A full-time professional artist whose exhibition history extends over 40 years, Masla’s canvases, murals and portraits can be found in the United States and in Mexico in numerous public and private collections. His work has been featured in solo and group exhibitions in both countries and in various books and publications.

Throughout his more than 40-year career, his work has moved from visionary and symbolic paintings, to landscapes, particularly from, but not limited to the areas around his homes and studios in western Massachusetts and Mexico. His work has moved from trompe-l’oeil still lifes to abstract collages to portraits to murals. These are executed in a variety of methods and a variety of media — oil paint, alkyd, watercolor, gouache, acrylic, digital collage, charcoal, water soluble graphite, sumi-e ink.

“I do not call myself a watercolorist or ‘oilist’ or ‘portraitist or ‘landscapeist’ or either impressionist, surrealist, realist or abstractionist,” he said.

Sometimes he has been asked what is his favorite medium, and he replies, “Paint.”

Although Masla makes a living as an artist, art to him is more than a product:

“It is a process as well, it is also a way of life, of seeing, being and doing – of connecting with myself and with the universe around me.”

Art, like life, is not easily defined, he said; it is “a reflection and part of the great mystery we call the universe, (some would call God).
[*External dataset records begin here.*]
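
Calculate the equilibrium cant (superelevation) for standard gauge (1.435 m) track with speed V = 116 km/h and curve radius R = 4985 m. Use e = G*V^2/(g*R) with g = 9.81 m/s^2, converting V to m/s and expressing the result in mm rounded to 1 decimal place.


Convert speed: V = 116 / 3.6 = 32.2222 m/s
Apply formula: e = 1.435 * 32.2222^2 / (9.81 * 4985)
e = 1.435 * 1038.2716 / 48902.85
e = 0.030467 m = 30.5 mm

30.5


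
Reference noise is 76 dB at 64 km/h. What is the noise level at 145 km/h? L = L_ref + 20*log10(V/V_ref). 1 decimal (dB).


V/V_ref = 145 / 64 = 2.265625
log10(2.265625) = 0.355188
20 * 0.355188 = 7.1038
L = 76 + 7.1038 = 83.1 dB

83.1


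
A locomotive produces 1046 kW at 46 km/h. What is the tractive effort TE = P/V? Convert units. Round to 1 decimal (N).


Convert: P = 1046 kW = 1046000 W
V = 46 / 3.6 = 12.7778 m/s
TE = 1046000 / 12.7778
TE = 81860.9 N

81860.9


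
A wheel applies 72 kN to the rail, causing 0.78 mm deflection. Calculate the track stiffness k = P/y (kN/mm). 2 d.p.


Track stiffness k = P / y
k = 72 / 0.78
k = 92.31 kN/mm

92.31


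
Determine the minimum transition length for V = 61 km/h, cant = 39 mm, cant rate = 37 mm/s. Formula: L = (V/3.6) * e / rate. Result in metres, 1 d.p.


Convert speed: V = 61 / 3.6 = 16.9444 m/s
L = 16.9444 * 39 / 37
L = 660.8333 / 37
L = 17.9 m

17.9


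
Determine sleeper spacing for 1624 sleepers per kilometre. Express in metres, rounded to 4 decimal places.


Spacing = 1000 m / number of sleepers
Spacing = 1000 / 1624
Spacing = 0.6158 m

0.6158


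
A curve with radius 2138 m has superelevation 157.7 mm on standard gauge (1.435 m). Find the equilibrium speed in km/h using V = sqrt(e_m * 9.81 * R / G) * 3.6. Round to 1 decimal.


Convert cant: e = 157.7 mm = 0.1577 m
V_ms = sqrt(0.1577 * 9.81 * 2138 / 1.435)
V_ms = sqrt(2304.923419) = 48.0096 m/s
V = 48.0096 * 3.6 = 172.8 km/h

172.8


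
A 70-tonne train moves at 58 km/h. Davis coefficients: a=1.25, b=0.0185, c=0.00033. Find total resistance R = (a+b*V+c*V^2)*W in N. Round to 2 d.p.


b*V = 0.0185 * 58 = 1.073
c*V^2 = 0.00033 * 3364 = 1.11012
R_per_t = 1.25 + 1.073 + 1.11012 = 3.43312 N/t
R_total = 3.43312 * 70 = 240.32 N

240.32


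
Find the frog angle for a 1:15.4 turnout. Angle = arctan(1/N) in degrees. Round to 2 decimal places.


1/N = 1/15.4 = 0.064935
angle = arctan(0.064935) = 0.064844 rad
angle = 0.064844 * 180/pi = 3.72 degrees

3.72


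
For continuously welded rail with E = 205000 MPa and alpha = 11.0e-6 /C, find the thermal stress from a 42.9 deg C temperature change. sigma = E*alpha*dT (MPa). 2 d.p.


sigma = E * alpha * dT
sigma = 205000 * 11.0e-6 * 42.9
sigma = 2.255 * 42.9
sigma = 96.74 MPa

96.74


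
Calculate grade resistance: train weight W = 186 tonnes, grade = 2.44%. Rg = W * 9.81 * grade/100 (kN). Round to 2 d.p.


Rg = W * 9.81 * grade / 100
Rg = 186 * 9.81 * 2.44 / 100
Rg = 1824.66 * 0.0244
Rg = 44.52 kN

44.52


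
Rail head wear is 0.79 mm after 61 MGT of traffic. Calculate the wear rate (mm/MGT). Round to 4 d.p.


Wear rate = total wear / cumulative tonnage
Rate = 0.79 / 61
Rate = 0.0130 mm/MGT

0.0130


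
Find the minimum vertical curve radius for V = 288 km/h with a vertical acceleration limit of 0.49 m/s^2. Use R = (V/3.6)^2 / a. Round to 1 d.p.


Convert speed: V = 288 / 3.6 = 80.0 m/s
V^2 = 6400.0 m^2/s^2
R_v = 6400.0 / 0.49
R_v = 13061.2 m

13061.2


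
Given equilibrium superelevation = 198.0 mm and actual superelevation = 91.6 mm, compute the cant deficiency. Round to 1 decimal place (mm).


Cant deficiency = equilibrium cant - actual cant
CD = 198.0 - 91.6
CD = 106.4 mm

106.4


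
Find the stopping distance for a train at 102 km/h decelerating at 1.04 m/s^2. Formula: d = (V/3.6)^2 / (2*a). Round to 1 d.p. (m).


Convert speed: V = 102 / 3.6 = 28.3333 m/s
V^2 = 802.7778
d = 802.7778 / (2 * 1.04)
d = 802.7778 / 2.08
d = 386.0 m

386.0


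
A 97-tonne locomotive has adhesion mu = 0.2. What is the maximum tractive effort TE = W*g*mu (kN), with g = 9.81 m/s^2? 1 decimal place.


TE_max = W * g * mu
TE_max = 97 * 9.81 * 0.2
TE_max = 951.57 * 0.2
TE_max = 190.3 kN

190.3


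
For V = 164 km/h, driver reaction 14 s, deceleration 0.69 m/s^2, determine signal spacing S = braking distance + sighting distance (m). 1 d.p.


V = 164 / 3.6 = 45.5556 m/s
Braking distance = 45.5556^2 / (2*0.69) = 1503.8468 m
Sighting distance = 45.5556 * 14 = 637.7778 m
S = 1503.8468 + 637.7778 = 2141.6 m

2141.6


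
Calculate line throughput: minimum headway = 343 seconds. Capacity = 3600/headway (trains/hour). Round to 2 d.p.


Capacity = 3600 / headway
Capacity = 3600 / 343
Capacity = 10.50 trains/hour

10.50


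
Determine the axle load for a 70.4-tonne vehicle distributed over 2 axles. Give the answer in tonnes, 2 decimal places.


Load per axle = total weight / number of axles
Load = 70.4 / 2
Load = 35.20 tonnes

35.20


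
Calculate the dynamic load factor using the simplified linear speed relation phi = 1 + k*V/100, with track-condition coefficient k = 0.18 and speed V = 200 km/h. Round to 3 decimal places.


phi = 1 + k * V / 100
phi = 1 + 0.18 * 200 / 100
phi = 1 + 0.36
phi = 1.360

1.360


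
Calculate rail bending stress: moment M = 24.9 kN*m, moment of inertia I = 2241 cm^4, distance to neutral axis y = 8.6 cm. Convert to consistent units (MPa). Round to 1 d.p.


Convert units:
M = 24.9 kN*m = 24900000 N*mm
y = 8.6 cm = 86 mm
I = 2241 cm^4 = 22410000 mm^4
sigma = 24900000 * 86 / 22410000
sigma = 95.6 MPa

95.6


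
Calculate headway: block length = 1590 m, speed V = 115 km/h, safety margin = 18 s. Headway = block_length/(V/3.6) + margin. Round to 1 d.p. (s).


V = 115 / 3.6 = 31.9444 m/s
Block traversal time = 1590 / 31.9444 = 49.7739 s
Headway = 49.7739 + 18
Headway = 67.8 s

67.8


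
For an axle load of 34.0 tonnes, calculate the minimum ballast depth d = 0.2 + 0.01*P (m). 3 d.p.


d = 0.2 + 0.01 * 34.0
d = 0.2 + 0.34
d = 0.540 m

0.540


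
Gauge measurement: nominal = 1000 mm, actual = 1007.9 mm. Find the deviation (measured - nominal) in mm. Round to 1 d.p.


Deviation = measured - nominal
Deviation = 1007.9 - 1000
Deviation = 7.9 mm

7.9


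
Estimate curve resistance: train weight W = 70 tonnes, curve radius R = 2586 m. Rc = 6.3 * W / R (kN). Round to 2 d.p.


Rc = 6.3 * W / R
Rc = 6.3 * 70 / 2586
Rc = 441.0 / 2586
Rc = 0.17 kN

0.17


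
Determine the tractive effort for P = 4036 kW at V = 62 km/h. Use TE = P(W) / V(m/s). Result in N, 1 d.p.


Convert: P = 4036 kW = 4036000 W
V = 62 / 3.6 = 17.2222 m/s
TE = 4036000 / 17.2222
TE = 234348.4 N

234348.4


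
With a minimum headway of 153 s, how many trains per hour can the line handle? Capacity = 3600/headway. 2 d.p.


Capacity = 3600 / headway
Capacity = 3600 / 153
Capacity = 23.53 trains/hour

23.53


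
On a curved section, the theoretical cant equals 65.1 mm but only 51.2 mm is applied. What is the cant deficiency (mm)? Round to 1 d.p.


Cant deficiency = equilibrium cant - actual cant
CD = 65.1 - 51.2
CD = 13.9 mm

13.9


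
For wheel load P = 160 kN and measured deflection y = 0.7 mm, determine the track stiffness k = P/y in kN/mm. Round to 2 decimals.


Track stiffness k = P / y
k = 160 / 0.7
k = 228.57 kN/mm

228.57


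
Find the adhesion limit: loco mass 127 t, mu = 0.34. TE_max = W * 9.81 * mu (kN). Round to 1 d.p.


TE_max = W * g * mu
TE_max = 127 * 9.81 * 0.34
TE_max = 1245.87 * 0.34
TE_max = 423.6 kN

423.6


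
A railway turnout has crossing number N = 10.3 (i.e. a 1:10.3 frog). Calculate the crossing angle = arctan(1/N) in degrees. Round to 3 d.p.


1/N = 1/10.3 = 0.097087
angle = arctan(0.097087) = 0.096784 rad
angle = 0.096784 * 180/pi = 5.545 degrees

5.545


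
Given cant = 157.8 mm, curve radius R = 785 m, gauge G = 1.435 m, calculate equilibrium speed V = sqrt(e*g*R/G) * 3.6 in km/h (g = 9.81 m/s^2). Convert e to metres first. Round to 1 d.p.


Convert cant: e = 157.8 mm = 0.1578 m
V_ms = sqrt(0.1578 * 9.81 * 785 / 1.435)
V_ms = sqrt(846.825178) = 29.1003 m/s
V = 29.1003 * 3.6 = 104.8 km/h

104.8


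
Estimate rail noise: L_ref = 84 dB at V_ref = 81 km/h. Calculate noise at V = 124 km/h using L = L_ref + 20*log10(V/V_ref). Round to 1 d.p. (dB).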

Back in the ’70s, when I was constantly grappling with such existential questions, I coined the term SpiritRealism, to refer to artwork and a lifestyle that reflected these concerns, and had no ‘stylistic boundaries.’”

As an artist, Masla’s intention always has been to use his work as a spiritual practice, a form of ritual and meditation, a practice that ultimately helps him transcend his limited ego and reach a place of non-judgmental awareness and openness. “It grounds me in the present moment so I can connect with the creative flow of nature that surrounds me and is me. We are all a part of creation unfolding, and I see my role as an artist to play my part as co-creator, and hopefully help others make that connection through my work,” he said. “We all go about our work and our lives, hopefully trying to be present, aware and compassionate. In my case, a lot of that time is spent making art, and if I am still enough, present enough, I am able to connect – to be in the place of my essence — open awareness — that is where spirit is, and you catch it on the in breath, aha, the in-spiration.”
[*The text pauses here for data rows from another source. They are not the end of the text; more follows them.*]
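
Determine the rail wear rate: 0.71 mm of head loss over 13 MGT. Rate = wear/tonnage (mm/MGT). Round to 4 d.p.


Wear rate = total wear / cumulative tonnage
Rate = 0.71 / 13
Rate = 0.0546 mm/MGT

0.0546


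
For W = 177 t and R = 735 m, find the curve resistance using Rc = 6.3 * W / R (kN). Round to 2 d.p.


Rc = 6.3 * W / R
Rc = 6.3 * 177 / 735
Rc = 1115.1 / 735
Rc = 1.52 kN

1.52


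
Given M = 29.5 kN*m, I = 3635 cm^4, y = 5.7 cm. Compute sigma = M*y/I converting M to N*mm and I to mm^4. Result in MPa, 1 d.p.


Convert units:
M = 29.5 kN*m = 29500000 N*mm
y = 5.7 cm = 57 mm
I = 3635 cm^4 = 36350000 mm^4
sigma = 29500000 * 57 / 36350000
sigma = 46.3 MPa

46.3


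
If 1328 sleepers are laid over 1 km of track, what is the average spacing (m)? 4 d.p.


Spacing = 1000 m / number of sleepers
Spacing = 1000 / 1328
Spacing = 0.7530 m

0.7530


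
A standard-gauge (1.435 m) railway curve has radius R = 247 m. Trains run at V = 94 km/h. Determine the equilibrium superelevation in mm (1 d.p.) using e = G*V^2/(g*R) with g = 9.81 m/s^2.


Convert speed: V = 94 / 3.6 = 26.1111 m/s
Apply formula: e = 1.435 * 26.1111^2 / (9.81 * 247)
e = 1.435 * 681.7901 / 2423.07
e = 0.403772 m = 403.8 mm

403.8


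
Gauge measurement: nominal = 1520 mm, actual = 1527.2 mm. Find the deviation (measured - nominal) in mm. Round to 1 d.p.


Deviation = measured - nominal
Deviation = 1527.2 - 1520
Deviation = 7.2 mm

7.2


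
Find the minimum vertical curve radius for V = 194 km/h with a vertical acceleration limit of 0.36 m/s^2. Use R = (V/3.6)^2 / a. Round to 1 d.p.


Convert speed: V = 194 / 3.6 = 53.8889 m/s
V^2 = 2904.0123 m^2/s^2
R_v = 2904.0123 / 0.36
R_v = 8066.7 m

8066.7


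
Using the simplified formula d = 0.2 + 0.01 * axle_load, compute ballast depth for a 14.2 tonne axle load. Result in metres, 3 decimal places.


d = 0.2 + 0.01 * 14.2
d = 0.2 + 0.142
d = 0.342 m

0.342


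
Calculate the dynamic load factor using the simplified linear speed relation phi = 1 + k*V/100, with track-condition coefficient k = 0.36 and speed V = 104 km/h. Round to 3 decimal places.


phi = 1 + k * V / 100
phi = 1 + 0.36 * 104 / 100
phi = 1 + 0.3744
phi = 1.374

1.374


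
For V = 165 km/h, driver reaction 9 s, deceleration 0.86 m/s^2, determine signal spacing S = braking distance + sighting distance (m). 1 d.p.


V = 165 / 3.6 = 45.8333 m/s
Braking distance = 45.8333^2 / (2*0.86) = 1221.334 m
Sighting distance = 45.8333 * 9 = 412.5 m
S = 1221.334 + 412.5 = 1633.8 m

1633.8


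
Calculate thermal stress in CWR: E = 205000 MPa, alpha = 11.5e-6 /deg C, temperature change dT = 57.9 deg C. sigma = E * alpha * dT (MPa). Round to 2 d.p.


sigma = E * alpha * dT
sigma = 205000 * 11.5e-6 * 57.9
sigma = 2.3575 * 57.9
sigma = 136.50 MPa

136.50


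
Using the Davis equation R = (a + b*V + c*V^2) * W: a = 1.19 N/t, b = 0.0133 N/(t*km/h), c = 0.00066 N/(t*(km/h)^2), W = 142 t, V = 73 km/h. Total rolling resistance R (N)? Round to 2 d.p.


b*V = 0.0133 * 73 = 0.9709
c*V^2 = 0.00066 * 5329 = 3.51714
R_per_t = 1.19 + 0.9709 + 3.51714 = 5.67804 N/t
R_total = 5.67804 * 142 = 806.28 N

806.28


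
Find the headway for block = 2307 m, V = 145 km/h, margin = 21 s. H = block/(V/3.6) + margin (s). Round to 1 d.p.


V = 145 / 3.6 = 40.2778 m/s
Block traversal time = 2307 / 40.2778 = 57.2772 s
Headway = 57.2772 + 21
Headway = 78.3 s

78.3


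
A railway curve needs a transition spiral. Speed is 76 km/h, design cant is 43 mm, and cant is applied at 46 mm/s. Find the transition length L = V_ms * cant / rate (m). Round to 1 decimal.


Convert speed: V = 76 / 3.6 = 21.1111 m/s
L = 21.1111 * 43 / 46
L = 907.7778 / 46
L = 19.7 m

19.7


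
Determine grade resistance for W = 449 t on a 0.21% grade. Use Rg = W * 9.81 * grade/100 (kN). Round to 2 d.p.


Rg = W * 9.81 * grade / 100
Rg = 449 * 9.81 * 0.21 / 100
Rg = 4404.69 * 0.0021
Rg = 9.25 kN

9.25


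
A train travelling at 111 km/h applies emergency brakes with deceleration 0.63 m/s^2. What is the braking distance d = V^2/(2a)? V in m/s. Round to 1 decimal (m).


Convert speed: V = 111 / 3.6 = 30.8333 m/s
V^2 = 950.6944
d = 950.6944 / (2 * 0.63)
d = 950.6944 / 1.26
d = 754.5 m

754.5


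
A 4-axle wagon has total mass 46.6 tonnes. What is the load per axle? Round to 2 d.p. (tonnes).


Load per axle = total weight / number of axles
Load = 46.6 / 4
Load = 11.65 tonnes

11.65


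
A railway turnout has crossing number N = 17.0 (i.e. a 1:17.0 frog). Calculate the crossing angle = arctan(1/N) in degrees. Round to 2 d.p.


1/N = 1/17.0 = 0.058824
angle = arctan(0.058824) = 0.058756 rad
angle = 0.058756 * 180/pi = 3.37 degrees

3.37


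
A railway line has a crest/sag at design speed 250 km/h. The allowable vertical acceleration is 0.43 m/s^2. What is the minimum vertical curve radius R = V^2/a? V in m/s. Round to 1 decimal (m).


Convert speed: V = 250 / 3.6 = 69.4444 m/s
V^2 = 4822.5309 m^2/s^2
R_v = 4822.5309 / 0.43
R_v = 11215.2 m

11215.2


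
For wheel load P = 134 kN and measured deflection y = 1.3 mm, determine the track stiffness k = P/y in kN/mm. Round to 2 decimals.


Track stiffness k = P / y
k = 134 / 1.3
k = 103.08 kN/mm

103.08


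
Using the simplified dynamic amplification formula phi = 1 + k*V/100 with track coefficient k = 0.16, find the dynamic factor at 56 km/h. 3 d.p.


phi = 1 + k * V / 100
phi = 1 + 0.16 * 56 / 100
phi = 1 + 0.0896
phi = 1.090

1.090


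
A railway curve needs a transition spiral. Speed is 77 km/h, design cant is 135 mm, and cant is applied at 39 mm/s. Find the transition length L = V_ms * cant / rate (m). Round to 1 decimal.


Convert speed: V = 77 / 3.6 = 21.3889 m/s
L = 21.3889 * 135 / 39
L = 2887.5 / 39
L = 74.0 m

74.0


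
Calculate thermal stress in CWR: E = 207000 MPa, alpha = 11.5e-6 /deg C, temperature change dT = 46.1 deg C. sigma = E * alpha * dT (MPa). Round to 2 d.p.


sigma = E * alpha * dT
sigma = 207000 * 11.5e-6 * 46.1
sigma = 2.3805 * 46.1
sigma = 109.74 MPa

109.74


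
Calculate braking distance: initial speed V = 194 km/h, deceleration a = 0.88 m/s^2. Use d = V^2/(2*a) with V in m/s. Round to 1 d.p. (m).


Convert speed: V = 194 / 3.6 = 53.8889 m/s
V^2 = 2904.0123
d = 2904.0123 / (2 * 0.88)
d = 2904.0123 / 1.76
d = 1650.0 m

1650.0


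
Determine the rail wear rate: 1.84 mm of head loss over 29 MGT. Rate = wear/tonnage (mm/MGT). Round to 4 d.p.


Wear rate = total wear / cumulative tonnage
Rate = 1.84 / 29
Rate = 0.0634 mm/MGT

0.0634


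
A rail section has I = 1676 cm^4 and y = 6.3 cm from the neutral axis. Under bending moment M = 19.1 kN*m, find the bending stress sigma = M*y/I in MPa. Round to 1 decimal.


Convert units:
M = 19.1 kN*m = 19100000 N*mm
y = 6.3 cm = 63 mm
I = 1676 cm^4 = 16760000 mm^4
sigma = 19100000 * 63 / 16760000
sigma = 71.8 MPa

71.8


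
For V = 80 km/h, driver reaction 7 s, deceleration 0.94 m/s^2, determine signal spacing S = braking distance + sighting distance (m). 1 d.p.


V = 80 / 3.6 = 22.2222 m/s
Braking distance = 22.2222^2 / (2*0.94) = 262.674 m
Sighting distance = 22.2222 * 7 = 155.5556 m
S = 262.674 + 155.5556 = 418.2 m

418.2


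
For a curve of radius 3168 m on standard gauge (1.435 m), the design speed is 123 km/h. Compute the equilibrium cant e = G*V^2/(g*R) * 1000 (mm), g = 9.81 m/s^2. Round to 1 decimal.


Convert speed: V = 123 / 3.6 = 34.1667 m/s
Apply formula: e = 1.435 * 34.1667^2 / (9.81 * 3168)
e = 1.435 * 1167.3611 / 31078.08
e = 0.053902 m = 53.9 mm

53.9


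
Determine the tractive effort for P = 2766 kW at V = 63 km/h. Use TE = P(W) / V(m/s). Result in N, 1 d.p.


Convert: P = 2766 kW = 2766000 W
V = 63 / 3.6 = 17.5 m/s
TE = 2766000 / 17.5
TE = 158057.1 N

158057.1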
Masla graduated from The School of the Museum of Fine Arts at Tufts University with a bachelor of fine arts degree and diploma in painting in 1979 and received a master’s in fine arts in painting and art history from The City College of New York in 1986.

His exhibit, “Gratitude: The Unrecognized Essential Workers Series,” will be available online beginning Oct. 1 or at the gallery (masks and social distancing required). Masla will be at the gallery Oct. 3, from 3 to 8 p.m. and Oct. 4 from 1 to 8 p.m. and by appointment.

The gallery is at 132 Main St., Northampton.